Supporting Loved Ones in Recovery During the Holiday Season

Dr. MangiacarneThe holidays can be a time of enormous pressure, temptation and emotional triggers for individuals in recovery. It can also be a time of stress for their family and friends, who often wonder how to be supportive, but there is hope. With a little effort and an open mind, everyone can enjoy the spirit of the season — together. Fairbanks Medical Director Darrin Mangiacarne, DO, MPH, CPE, offers a few tips for success:

  1. Maintain normalcy: While planning a holiday party, it is okay to have an open discussion to establish a plan for loved ones in recovery, but you should not treat them like children or make their recovery the focus of the entire party.

    “You can take basic precautions, like putting away prescription medications, but going overboard can make someone in recovery feel uncomfortable,” Dr. Mangiacarne said. “While conventional wisdom says to remove all alcohol from the party, simply not making it the center of the event is an appropriate first step.

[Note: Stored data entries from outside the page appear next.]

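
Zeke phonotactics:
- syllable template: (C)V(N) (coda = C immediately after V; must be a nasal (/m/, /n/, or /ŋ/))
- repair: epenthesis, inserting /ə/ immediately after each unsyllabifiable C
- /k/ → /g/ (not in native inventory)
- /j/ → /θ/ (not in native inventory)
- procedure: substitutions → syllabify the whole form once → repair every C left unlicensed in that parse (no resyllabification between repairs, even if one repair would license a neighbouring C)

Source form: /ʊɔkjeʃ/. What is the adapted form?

ʊɔgəθeʃə

Substitution: /k/ → /g/, /j/ → /θ/, giving /ʊɔgθeʃ/.
Under (C)V(N), the unsyllabifiable consonants are /g/, /ʃ/ (only a nasal (/m/, /n/, or /ŋ/) is licensed in coda position; onsets are limited to one consonant).
Epenthesis after each stranded consonant: /g/ → /gə/, /ʃ/ → /ʃə/.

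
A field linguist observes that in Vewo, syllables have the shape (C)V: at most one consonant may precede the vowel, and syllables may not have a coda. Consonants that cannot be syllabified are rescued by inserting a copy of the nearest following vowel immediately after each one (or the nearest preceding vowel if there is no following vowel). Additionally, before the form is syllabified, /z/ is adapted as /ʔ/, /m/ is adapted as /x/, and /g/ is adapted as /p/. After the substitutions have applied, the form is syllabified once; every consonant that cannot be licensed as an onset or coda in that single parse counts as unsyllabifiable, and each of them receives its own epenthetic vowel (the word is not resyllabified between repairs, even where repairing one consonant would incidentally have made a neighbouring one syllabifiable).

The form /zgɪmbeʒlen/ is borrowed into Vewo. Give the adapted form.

ʔɪpɪxebeʒelene

Substitution: /z/ → /ʔ/, /g/ → /p/, /m/ → /x/, giving /ʔpɪxbeʒlen/.
The consonants /ʔ/, /x/, /ʒ/, /n/ cannot be parsed into a legal (C)V syllable (no codas are permitted; onsets are limited to one consonant).
Epenthesis after each stranded consonant: /ʔ/ → /ʔɪ/, /x/ → /xe/, /ʒ/ → /ʒe/, /n/ → /ne/.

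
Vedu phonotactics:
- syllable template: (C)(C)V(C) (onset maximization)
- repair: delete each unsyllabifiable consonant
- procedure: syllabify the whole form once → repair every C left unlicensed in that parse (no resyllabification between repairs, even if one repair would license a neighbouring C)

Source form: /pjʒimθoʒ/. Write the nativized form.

Syllabifying with onset maximization leaves /p/ stranded (at most one coda consonant is licensed; onsets may contain at most 2 consonants).
Each unlicensed consonant is deleted: /p/.

jʒimθoʒ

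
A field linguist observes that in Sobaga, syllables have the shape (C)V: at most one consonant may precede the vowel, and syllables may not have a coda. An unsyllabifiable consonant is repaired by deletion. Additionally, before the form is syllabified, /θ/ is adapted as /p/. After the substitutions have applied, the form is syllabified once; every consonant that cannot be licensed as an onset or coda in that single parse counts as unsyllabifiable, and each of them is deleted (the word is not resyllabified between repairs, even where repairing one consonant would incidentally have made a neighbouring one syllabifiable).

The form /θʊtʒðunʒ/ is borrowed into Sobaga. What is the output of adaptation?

pʊðu

Substitution: /θ/ → /p/, giving /pʊtʒðunʒ/.
The consonants /t/, /ʒ/, /n/, /ʒ/ cannot be parsed into a legal (C)V syllable (no codas are permitted; onsets are limited to one consonant).
Deletion applies to /t/, /ʒ/, /n/, /ʒ/.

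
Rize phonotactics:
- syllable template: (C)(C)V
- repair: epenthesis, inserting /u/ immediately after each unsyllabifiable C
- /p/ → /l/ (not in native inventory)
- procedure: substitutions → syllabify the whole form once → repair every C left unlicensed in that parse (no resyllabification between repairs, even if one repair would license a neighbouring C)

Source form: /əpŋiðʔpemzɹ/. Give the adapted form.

əlŋiðuʔlemuzuɹu

Substitution: /p/ → /l/, giving /əlŋiðʔlemzɹ/.
Under (C)(C)V, the unsyllabifiable consonants are /ð/, /m/, /z/, /ɹ/ (no codas are permitted; onsets may contain at most 2 consonants).
Epenthesis after each stranded consonant: /ð/ → /ðu/, /m/ → /mu/, /z/ → /zu/, /ɹ/ → /ɹu/.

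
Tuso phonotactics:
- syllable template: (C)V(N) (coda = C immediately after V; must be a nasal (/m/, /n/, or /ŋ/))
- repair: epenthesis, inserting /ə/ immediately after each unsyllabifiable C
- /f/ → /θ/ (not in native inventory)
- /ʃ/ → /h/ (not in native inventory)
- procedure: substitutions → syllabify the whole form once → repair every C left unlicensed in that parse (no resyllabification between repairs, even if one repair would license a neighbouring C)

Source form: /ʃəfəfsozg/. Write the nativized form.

həθəθəsozəgə

Substitution: /ʃ/ → /h/, /f/ → /θ/, giving /həθəθsozg/.
The consonants /θ/, /z/, /g/ cannot be parsed into a legal (C)V(N) syllable (only a nasal (/m/, /n/, or /ŋ/) is licensed in coda position; onsets are limited to one consonant).
Each unlicensed consonant becomes the onset of a new syllable: /θ/ → /θə/, /z/ → /zə/, /g/ → /gə/.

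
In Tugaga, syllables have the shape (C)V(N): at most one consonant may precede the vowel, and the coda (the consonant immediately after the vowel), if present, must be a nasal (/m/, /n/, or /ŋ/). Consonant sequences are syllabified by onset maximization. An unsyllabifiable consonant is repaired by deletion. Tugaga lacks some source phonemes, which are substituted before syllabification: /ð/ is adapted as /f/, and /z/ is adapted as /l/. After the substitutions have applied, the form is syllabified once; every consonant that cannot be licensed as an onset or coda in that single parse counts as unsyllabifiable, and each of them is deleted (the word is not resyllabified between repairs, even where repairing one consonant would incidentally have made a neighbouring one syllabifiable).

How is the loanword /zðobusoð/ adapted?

Substitution: /z/ → /l/, /ð/ → /f/, giving /lfobusof/.
Syllabifying with onset maximization leaves /l/, /f/ stranded (only a nasal (/m/, /n/, or /ŋ/) is licensed in coda position; onsets are limited to one consonant).
Deleting the stranded consonants removes /l/, /f/.

fobuso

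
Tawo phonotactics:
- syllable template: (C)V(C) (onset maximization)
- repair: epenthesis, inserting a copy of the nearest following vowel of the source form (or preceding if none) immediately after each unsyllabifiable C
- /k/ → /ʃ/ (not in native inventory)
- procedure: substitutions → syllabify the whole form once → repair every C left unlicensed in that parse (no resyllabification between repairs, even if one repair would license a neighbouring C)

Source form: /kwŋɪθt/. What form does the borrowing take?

Substitution: /k/ → /ʃ/, giving /ʃwŋɪθt/.
Syllabifying with onset maximization leaves /ʃ/, /w/, /t/ stranded (at most one coda consonant is licensed; onsets are limited to one consonant).
Each unlicensed consonant becomes the onset of a new syllable: /ʃ/ → /ʃɪ/, /w/ → /wɪ/, /t/ → /tɪ/.

ʃɪwɪŋɪθtɪ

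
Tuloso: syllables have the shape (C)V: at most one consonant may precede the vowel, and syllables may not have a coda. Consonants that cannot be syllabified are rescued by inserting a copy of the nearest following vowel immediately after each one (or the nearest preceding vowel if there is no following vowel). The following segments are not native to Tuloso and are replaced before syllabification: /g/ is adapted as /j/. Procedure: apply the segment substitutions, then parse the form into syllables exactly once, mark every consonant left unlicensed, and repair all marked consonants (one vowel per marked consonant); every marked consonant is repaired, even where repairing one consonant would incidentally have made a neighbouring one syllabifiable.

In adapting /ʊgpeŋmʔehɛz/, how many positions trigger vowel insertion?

4

After substitution the input is /ʊjpeŋmʔehɛz/.
The unsyllabifiable consonants are /j/, /ŋ/, /m/, /z/; each receives one epenthetic vowel.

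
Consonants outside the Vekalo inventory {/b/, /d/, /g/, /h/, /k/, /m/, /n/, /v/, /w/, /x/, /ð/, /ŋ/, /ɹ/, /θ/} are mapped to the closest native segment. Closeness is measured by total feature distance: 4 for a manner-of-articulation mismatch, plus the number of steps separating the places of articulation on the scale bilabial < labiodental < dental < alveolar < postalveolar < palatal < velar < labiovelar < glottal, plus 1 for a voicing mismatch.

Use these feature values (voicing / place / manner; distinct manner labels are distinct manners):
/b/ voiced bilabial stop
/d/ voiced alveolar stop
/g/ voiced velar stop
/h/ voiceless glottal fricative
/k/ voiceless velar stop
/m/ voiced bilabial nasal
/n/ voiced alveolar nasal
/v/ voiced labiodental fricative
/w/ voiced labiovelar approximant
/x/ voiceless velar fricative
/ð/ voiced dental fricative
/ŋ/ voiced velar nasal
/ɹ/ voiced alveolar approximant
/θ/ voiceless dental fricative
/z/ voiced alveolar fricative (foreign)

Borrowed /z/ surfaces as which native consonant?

/ð/ is closest: same manner (fricative), place distance 1 (alveolar→dental), same voicing; total 1. Next closest is /v/ at distance 2.

ð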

Focus on family, not the addiction.”

  2. Be supportive: If you have a loved one in recovery visiting from out of town, take some initiative by providing a list of local meetings and support groups, and offer transportation. That will encourage them to continue to stay focused on their recovery plan and let them know you support them.

    “It’s also a good idea to encourage the person in recovery to bring a friend to holiday gatherings for additional support,” Dr. Mangiacarne said.

  3. Focus forward: Avoid initiating conversations about the past or past mistakes.

    “People in recovery are usually hard enough on themselves, and adding to the guilt, frustration and stress they are already feeling can be harmful for their recovery,” said Dr. Mangiacarne. “Be supportive. If necessary, be there to listen and to offer hope and encouragement. Give them a chance to bond with family and help take their mind off of the serious stuff for a while. That’s the best gift we can give them.”